The CfA will provide follow-up observations of TESS targets using its MEarth telescopes, a pair of robotically-controlled observatories, each comprising eight 40 cm telescopes, located at the Smithsonian’s Fred Lawrence Whipple Observatory (FLWO) outside Tucson, AZ, and on Cerro Tololo in Chile. Astronomers will also use the CfA’s Keplercam on the 48-inch telescope and the Tillinghast Reflector Echelle Spectrograph (TRES) at FLWO. The MEarth and KeplerCam observations will be used to confirm the star responsible for the transit events identified by TESS, and TRES will be used to track down false positives due to eclipsing binaries. TRES will also provide improved stellar parameters for the host stars, which is important because the radius of a transiting planet is relative to the size of the star it orbits. These observations at FLWO and CTIO will be critical for identifying the best candidates for very precise radial velocity observations with HARPS-N on the Telescopio Nazionale Galileo on La Palma in the Canary Islands, which will be used to derive the orbits and masses of small planets.
Through the TESS Guest Investigator Program, the worldwide scientific community will be able to participate in investigations outside of TESS's core mission, enhancing and maximizing the science return from the mission in areas ranging from exoplanet characterization to stellar astrophysics and solar system science.

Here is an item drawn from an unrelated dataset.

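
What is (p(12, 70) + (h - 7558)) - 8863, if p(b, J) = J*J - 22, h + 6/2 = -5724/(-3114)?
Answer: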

TESS is a NASA Astrophysics Explorer mission led and operated by MIT and managed by Goddard. George Ricker, of MIT's Kavli Institute for Astrophysics and Space Research, serves as principal investigator for the mission. TESS's four wide-field cameras were developed by MIT's Lincoln Laboratory. In addition to the CfA, other partners include Orbital ATK, NASA's Ames Research Center, and the Space Telescope Science Institute. More than a dozen universities, research institutes and observatories worldwide are participants in the mission.
Headquartered in Cambridge, Mass., the Harvard-Smithsonian Center for Astrophysics (CfA) is a collaboration between the Smithsonian Astrophysical Observatory and the Harvard College Observatory. CfA scientists, organized into six research divisions, study the origin, evolution and ultimate fate of the universe.